I wished Abe hadn’t had to leave for another away game.
The NFL reacted about as we expected, but that didn’t lessen the pain with each word that they said. Gregory Philip himself sat down on one of the morning talk shows.
And after that, it just downpoured. I couldn’t switch channels or turn on a podcast without hearing about my article. About myself.
“Of course, it’s ridiculous. Just some rookie reporter trying to make a name for herself by smearing ours.” On the screen, Coach Paglio dismissed my article with a snort and a shake, just as the entire NFL had been doing for the last week. “Wouldn’t give her any credence at all. You know who this is, right? A twenty-three-year-old kid who grew up with Krasner. No journalistic integrity there, huh?”
Aurelius Stevenson, SNN’s favorite newscaster, leaned forward, good-looking and grave in his navy suit. He nodded along with Paglio’s explanation, but that didn’t stop him from sending out feelers. “Of course, she does have the backing of several doctors saying they were pressured not to include Loft helmets in their tests...”
Coach Paglio waved his hand. “I can’t control what people say, Aurelius.”
“So you’re saying there’s no truth to these allegations?”
“None. None at all.”
“So who is this Tamar Rosenfeld, anyway?” Stephen Jones said at a round-table discussion. “It turns out that she knows linebacker Abraham Krasner. They were kids together. Krasner’s taken a bunch of bad falls this season, so not such a surprise she wants to make it out like it’s the equipment’s fault, not his.”
It was only when I opened my hand to press Stop on the show that I realized my nails had been cutting into the heels of my palms. Dark crescents marked the indentations, but I felt nothing.
I had to get out of the apartment. I couldn’t keep torturing myself by watching interviews that smeared me, or listening in the dark to radio shows that should be talking about averages and line-ups and defenses, but that instead focused on the best of my career.
I showered quickly and threw on jeans and my new coat. There were better ways to spend a Saturday than masochistically, but I hadn’t been able to realize that when my roommates had tried to get me out this morning. Now I was the only person here, with nothing to do. I shot Shoshi a quick text, but when she didn’t answer, I shoved on my boots and headed out the door, pausing only for one last text.
I miss you.
Abe had left for San Diego yesterday, and he wouldn’t be back until late Sunday night. Each day felt like a year, and I couldn’t distract myself enough. Even Netflix failed me.
My feet pounded down the stairs and I gasped in shock as I exited into the cold. Even with gloves, hat and scarf, the icy winds pierced through me, straight to my bones, filling my lungs with frost.
With no real destination, I ended up walking to a café on Broadway. I ordered an absurdly expensive mocha and sat at a corner table, breathing in the warmth again and admiring the leaf floating precariously in the foam. I opened up my laptop and pulled up the stories I was supposed to be working on, but I hadn’t had much luck writing for the past several days. Every time I tried to churn words out, it felt like the milk had dried up and I was trying to make butter with water. The dreck that resulted was barely readable, and Tanya had given me more extensive rewrites in the past four days than since I’d started.

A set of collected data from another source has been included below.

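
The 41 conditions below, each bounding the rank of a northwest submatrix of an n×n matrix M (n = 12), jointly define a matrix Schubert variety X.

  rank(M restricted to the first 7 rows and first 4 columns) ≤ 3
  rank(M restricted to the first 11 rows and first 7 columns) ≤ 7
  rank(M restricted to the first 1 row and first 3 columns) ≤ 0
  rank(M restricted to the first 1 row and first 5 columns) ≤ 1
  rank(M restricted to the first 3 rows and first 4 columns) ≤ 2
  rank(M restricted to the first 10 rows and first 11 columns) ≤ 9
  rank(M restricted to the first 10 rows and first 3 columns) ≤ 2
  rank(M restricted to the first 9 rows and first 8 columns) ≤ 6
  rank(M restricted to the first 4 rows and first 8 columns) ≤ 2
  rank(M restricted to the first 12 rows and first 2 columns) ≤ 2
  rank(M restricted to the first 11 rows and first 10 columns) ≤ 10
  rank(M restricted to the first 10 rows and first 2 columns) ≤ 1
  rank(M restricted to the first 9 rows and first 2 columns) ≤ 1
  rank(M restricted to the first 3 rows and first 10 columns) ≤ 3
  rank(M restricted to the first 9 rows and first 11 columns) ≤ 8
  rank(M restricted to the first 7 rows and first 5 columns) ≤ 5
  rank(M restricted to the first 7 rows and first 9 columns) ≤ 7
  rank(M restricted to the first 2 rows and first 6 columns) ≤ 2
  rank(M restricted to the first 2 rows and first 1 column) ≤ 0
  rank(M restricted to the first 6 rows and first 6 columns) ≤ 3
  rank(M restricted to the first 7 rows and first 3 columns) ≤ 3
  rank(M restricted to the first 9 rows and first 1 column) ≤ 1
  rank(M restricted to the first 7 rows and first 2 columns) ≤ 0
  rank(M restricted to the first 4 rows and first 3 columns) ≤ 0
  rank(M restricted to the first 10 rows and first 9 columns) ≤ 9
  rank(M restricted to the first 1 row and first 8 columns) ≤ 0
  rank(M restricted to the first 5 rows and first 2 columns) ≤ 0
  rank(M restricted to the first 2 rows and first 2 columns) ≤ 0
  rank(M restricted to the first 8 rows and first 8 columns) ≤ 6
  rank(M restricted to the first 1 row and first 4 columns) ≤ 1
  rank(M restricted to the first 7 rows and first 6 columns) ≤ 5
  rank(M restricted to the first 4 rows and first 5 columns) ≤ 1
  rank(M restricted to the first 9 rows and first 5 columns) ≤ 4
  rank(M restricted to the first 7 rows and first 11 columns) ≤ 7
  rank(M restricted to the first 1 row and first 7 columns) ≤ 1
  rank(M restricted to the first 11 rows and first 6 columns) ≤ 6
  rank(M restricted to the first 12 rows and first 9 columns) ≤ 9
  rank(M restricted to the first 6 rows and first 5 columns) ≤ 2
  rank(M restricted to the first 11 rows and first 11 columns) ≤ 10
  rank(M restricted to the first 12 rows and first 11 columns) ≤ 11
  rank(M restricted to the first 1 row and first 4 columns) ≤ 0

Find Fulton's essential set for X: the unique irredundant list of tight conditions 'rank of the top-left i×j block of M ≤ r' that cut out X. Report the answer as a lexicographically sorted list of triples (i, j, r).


Rank table r_w(12×12) implied by the 41 constraints:

  0 | 0 | 0 | 0 | 0 | 0 | 0 | 0 | 1 | 1 | 1 | 1
  0 | 0 | 0 | 1 | 1 | 1 | 1 | 1 | 2 | 2 | 2 | 2
  0 | 0 | 0 | 1 | 1 | 2 | 2 | 2 | 3 | 3 | 3 | 3
  0 | 0 | 0 | 1 | 1 | 2 | 2 | 2 | 3 | 4 | 4 | 4
  0 | 0 | 1 | 2 | 2 | 3 | 3 | 3 | 4 | 5 | 5 | 5
  0 | 0 | 1 | 2 | 2 | 3 | 4 | 4 | 5 | 6 | 6 | 6
  0 | 0 | 1 | 2 | 3 | 4 | 5 | 5 | 6 | 7 | 7 | 7
  1 | 1 | 2 | 3 | 4 | 5 | 6 | 6 | 7 | 8 | 8 | 8
  1 | 1 | 2 | 3 | 4 | 5 | 6 | 6 | 7 | 8 | 8 | 9
  1 | 1 | 2 | 3 | 4 | 5 | 6 | 7 | 8 | 9 | 9 | 10
  1 | 2 | 3 | 4 | 5 | 6 | 7 | 8 | 9 | 10 | 10 | 11
  1 | 2 | 3 | 4 | 5 | 6 | 7 | 8 | 9 | 10 | 11 | 12

reading off 1-entries of Δ²R: w = (9, 4, 6, 10, 3, 7, 5, 1, 12, 8, 2, 11).

Rothe diagram D(w) (32 cells), 9 SE-corners (essential conditions):

[(1, 8, 0), (4, 3, 0), (4, 5, 1), (4, 8, 2), (6, 5, 2), (7, 2, 0), (9, 8, 6), (9, 11, 8), (10, 2, 1)]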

Eventually, I managed to get past the pit in my stomach that kept stilling my fingers, and bang out four acceptable stories, which I shipped off to Tanya with a sign of relief. At least I wasn’t broken.
I would not let this break me.
Two twenty-somethings in black lounged at the table beside me, a girl with long, perfect hair an unnatural shade of red, and a guy with several rings through his nose and ears. They shared a tofu-mash thing, and their voices floated my way.

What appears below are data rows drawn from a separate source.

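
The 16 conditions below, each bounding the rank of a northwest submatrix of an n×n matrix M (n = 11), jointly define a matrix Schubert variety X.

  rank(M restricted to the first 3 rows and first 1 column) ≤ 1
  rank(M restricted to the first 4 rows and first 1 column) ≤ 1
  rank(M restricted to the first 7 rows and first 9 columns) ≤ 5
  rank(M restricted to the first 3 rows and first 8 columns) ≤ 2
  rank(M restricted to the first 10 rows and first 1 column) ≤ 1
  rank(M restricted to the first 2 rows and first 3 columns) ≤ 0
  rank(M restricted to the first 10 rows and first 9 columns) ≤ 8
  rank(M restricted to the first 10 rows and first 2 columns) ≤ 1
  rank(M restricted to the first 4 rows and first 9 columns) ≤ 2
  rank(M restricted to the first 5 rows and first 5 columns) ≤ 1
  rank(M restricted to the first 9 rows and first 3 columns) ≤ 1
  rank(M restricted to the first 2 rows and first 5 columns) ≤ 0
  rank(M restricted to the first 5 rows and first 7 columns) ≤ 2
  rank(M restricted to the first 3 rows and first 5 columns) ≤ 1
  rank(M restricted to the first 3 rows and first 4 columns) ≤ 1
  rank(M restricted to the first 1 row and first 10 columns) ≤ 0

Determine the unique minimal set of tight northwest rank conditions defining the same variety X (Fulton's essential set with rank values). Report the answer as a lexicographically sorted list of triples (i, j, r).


The tightest implied rank at each (i,j), from the 16 conditions:

  i=1: 0 | 0 | 0 | 0 | 0 | 0 | 0 | 0 | 0 | 0 | 1
  i=2: 0 | 0 | 0 | 0 | 0 | 1 | 1 | 1 | 1 | 1 | 2
  i=3: 1 | 1 | 1 | 1 | 1 | 2 | 2 | 2 | 2 | 2 | 3
  i=4: 1 | 1 | 1 | 1 | 1 | 2 | 2 | 2 | 2 | 3 | 4
  i=5: 1 | 1 | 1 | 1 | 1 | 2 | 2 | 3 | 3 | 4 | 5
  i=6: 1 | 1 | 1 | 2 | 2 | 3 | 3 | 4 | 4 | 5 | 6
  i=7: 1 | 1 | 1 | 2 | 3 | 4 | 4 | 5 | 5 | 6 | 7
  i=8: 1 | 1 | 1 | 2 | 3 | 4 | 5 | 6 | 6 | 7 | 8
  i=9: 1 | 1 | 1 | 2 | 3 | 4 | 5 | 6 | 7 | 8 | 9
  i=10: 1 | 1 | 2 | 3 | 4 | 5 | 6 | 7 | 8 | 9 | 10
  i=11: 1 | 2 | 3 | 4 | 5 | 6 | 7 | 8 | 9 | 10 | 11

so w = (11, 6, 1, 10, 8, 4, 5, 7, 9, 3, 2).

Rothe diagram D(w) (36 cells), 7 SE-corners (essential conditions):

[(1, 10, 0), (2, 5, 0), (4, 9, 2), (5, 5, 1), (5, 7, 2), (9, 3, 1), (10, 2, 1)]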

“...I don’t know, maybe...” the guy said.
The girl’s tone carried much more conviction. “Come on, don’t you think it’s a little sketchy? She sleeps with the guy so she can find out secrets? I don’t care about football, but I’m pretty sure that’s a violation of journalistic ethics.”
I almost choked on the remnants of my mocha.

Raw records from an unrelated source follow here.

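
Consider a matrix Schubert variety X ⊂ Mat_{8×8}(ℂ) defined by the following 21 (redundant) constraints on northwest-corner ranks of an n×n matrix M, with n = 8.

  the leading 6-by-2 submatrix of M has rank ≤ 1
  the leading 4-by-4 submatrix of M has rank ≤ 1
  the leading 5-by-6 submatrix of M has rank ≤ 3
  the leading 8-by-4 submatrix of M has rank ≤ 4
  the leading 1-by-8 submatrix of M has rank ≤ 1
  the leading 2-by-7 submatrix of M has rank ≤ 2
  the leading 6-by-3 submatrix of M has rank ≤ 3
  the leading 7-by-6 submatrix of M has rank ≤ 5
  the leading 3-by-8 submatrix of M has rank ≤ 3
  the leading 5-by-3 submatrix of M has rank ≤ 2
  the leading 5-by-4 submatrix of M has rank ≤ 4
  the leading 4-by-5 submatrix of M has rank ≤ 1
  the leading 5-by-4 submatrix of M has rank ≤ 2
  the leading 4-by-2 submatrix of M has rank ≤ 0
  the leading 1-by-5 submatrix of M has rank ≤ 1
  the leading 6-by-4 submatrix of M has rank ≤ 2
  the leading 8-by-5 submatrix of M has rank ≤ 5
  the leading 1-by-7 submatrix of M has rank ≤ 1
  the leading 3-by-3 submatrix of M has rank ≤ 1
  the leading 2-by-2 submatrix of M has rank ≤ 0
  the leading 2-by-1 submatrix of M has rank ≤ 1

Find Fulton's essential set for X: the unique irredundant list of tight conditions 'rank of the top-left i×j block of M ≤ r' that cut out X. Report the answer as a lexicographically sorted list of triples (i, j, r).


Computing R[i][j] = min implied NW-rank bound (n=8, 21 conditions):

  0 0 1 1 1 1 1 1
  0 0 1 1 1 2 2 2
  0 0 1 1 1 2 3 3
  0 0 1 1 1 2 3 4
  1 1 2 2 2 3 4 5
  1 1 2 2 3 4 5 6
  1 2 3 3 4 5 6 7
  1 2 3 4 5 6 7 8

the unique w with this rank table is (3, 6, 7, 8, 1, 5, 2, 4).

Fulton essential set (4 of the 16 Rothe cells):

[(4, 2, 0), (4, 5, 1), (6, 2, 1), (6, 4, 2)]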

“No one’s positive they were sleeping together, though, right?”
The girl scoffed. “Please. Of course they were.”
I thumped my drink down on the table and stopped by their table. “Really not any of your business.”
They gaped at me, and I felt slightly better as I stalked toward the exit.
Only of course I then had to stand in the doorway for an awful long time, arranging my coat and scarf and hat, but still.
On Sunday, I couldn’t get in to the Leopards Stadium for the game, so I entered Waxy’s half an hour before the one o’clock kick-off, and immediately realized my mistake. Every person in the bar turned their back to me.
I swallowed.
Roy looked up from behind the bar and scowled. “You think this is a good idea?”